Possibly. After all, Diesel clothes, as the company's subhead proclaims, are "For Successful Living." But the last time I checked, washing dishes, digging ditches, and sewing garments -- the jobs that trabajadores often do -- weren't considered glamorous. More important, the illegal status of many immigrants means they are easily exploited and grossly underpaid. If we really want to celebrate the trabajadores, we'll have to do a lot more than dress like them.
So maybe this was some new utopian vision. According to the downloadable press pack available on its Web site, Diesel views the world as "a single, borderless macro-culture." Maybe the sales rep was right. Maybe we are all equal. Or maybe, as advertisers know so well, we just want to pretend we are.
A few years ago Diesel put out a series of advertisements that aimed to turn everyday media representations of Africa (poverty, AIDS, civil war) upside down. The ads showed black models (hence, Africans) in Diesel clothing frolicking at luxurious parties a la bella gente. Superimposed on the images were faux newspaper headlines reporting strife and financial collapse in America and Europe.
The point? I'm not sure, but in 2001 the campaign won the Grand Prix for Press and Poster Award in Cannes.
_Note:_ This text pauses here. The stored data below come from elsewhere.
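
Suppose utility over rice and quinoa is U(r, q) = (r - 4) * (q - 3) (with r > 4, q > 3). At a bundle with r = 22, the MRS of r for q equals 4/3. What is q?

q = 27

MU_r = (q−3), MU_q = (r−4).
MRS = (q−3)/(r−4).
Substitute r = 22: MRS = (q − 3)/18. Setting this equal to 4/3 gives q − 3 = (4/3)·18 = 24, so q = 27.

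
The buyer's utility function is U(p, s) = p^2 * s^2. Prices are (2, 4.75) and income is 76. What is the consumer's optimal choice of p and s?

p* = 19, s* = 8

MU_p = 2·p·s^2 and MU_s = 2·p^2·s.
MRS = MU_p/MU_s = s/p.
Tangency: set MRS = p_p/p_s = 2/4.75 = 8/19.
So s/p = 8/19, i.e. s = (8/19)·p.
Substitute into the budget 2·p + 4.75·s = 76: 4·p = 76, so p* = 19.
Then s* = (8/19)·19 = 8.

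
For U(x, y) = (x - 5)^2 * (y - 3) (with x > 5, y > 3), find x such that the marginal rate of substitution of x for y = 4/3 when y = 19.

MU_x = 2·(x−5)·(y−3), MU_y = (x−5)^2.
MRS = (2/1)·(y−3)/(x−5).
Substitute y = 19: MRS = 32/(x − 5). Setting this equal to 4/3 gives x − 5 = 32/(4/3) = 24, so x = 29.

x = 29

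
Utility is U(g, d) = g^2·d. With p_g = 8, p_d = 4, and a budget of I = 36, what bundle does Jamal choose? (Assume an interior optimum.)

g* = 3, d* = 3

MU_g = 2·g·d and MU_d = g^2.
MRS = MU_g/MU_d = (2/1)·d/g.
Tangency: set MRS = p_g/p_d = 8/4 = 2.
So (2/1)·d/g = 2, i.e. d = g.
Substitute into the budget 8·g + 4·d = 36: 12·g = 36, so g* = 3.
Then d* = 3.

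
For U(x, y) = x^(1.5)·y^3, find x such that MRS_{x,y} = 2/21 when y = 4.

x = 21

MU_x = 1.5·√x·y^3 and MU_y = 3·x^(1.5)·y^2.
MRS = MU_x/MU_y = (0.5)·y/x.
Substitute y = 4: MRS = 2/x. Setting 2/x = 2/21 gives x = 2/(2/21) = 21.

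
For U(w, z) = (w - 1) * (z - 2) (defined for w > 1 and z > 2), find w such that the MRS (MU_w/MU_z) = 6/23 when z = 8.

MU_w = (z−2), MU_z = (w−1).
MRS = (z−2)/(w−1).
Substitute z = 8: MRS = 6/(w − 1). Setting this equal to 6/23 gives w − 1 = 6/(6/23) = 23, so w = 24.

w = 24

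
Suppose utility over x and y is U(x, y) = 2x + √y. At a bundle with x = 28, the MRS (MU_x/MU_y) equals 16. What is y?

MU_x = 2, MU_y = 1/(2√y).
MRS = 2 ÷ (1/(2√y)).
MRS depends only on y: 4·√y = 16 ⇒ √y = 16/4 = 4 ⇒ y = 16.

y = 16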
It's the kind of advertising that tricks consumers who have a certain dose of social consciousness. It banks on the fact that some of us will eventually relax our commitments to justice in exchange for hip-ness. That we'll see the drab worker clothing and fall for it: "Sweatshops are sooo passé. Workers unite!"
The UHC Collective, an organization based in Manchester, England, that makes political art and propaganda, doesn't agree. They've run "subvertisements" mocking Diesel ("Die Sell," they call it) and hope that the advertising strategies of companies like Diesel will eventually backfire. As one UHC member wrote in an e-mail message, "They sell 'anarcho-styled' clothes, so why not take them at their word and organize a mass shop lift? If companies are going to dabble in these kinds of politics they'll get what's coming to them."
Perhaps. More likely, people will simply buy the "Trabajadores" clothing without much thought. Even if the ads do create a stir, in the end, the success of such campaigns comes from the fact that eventually shoppers forget the controversy and simply remember the brand name.
After a few weeks the fall preview display came down, leaving me to wait until September to see what comes of the "Trabajadores" line. In the meantime, I wonder if we're truly moving toward Diesel's borderless world of cultural equality. Or, to paraphrase a character in George Orwell's "Animal Farm," we're all equal -- but some of us are more equal than others.
Kimi Eisele lives in Tucson, Ariz., where she mentors teenagers in writing and interviewing for 110 Degrees, a magazine about urban culture.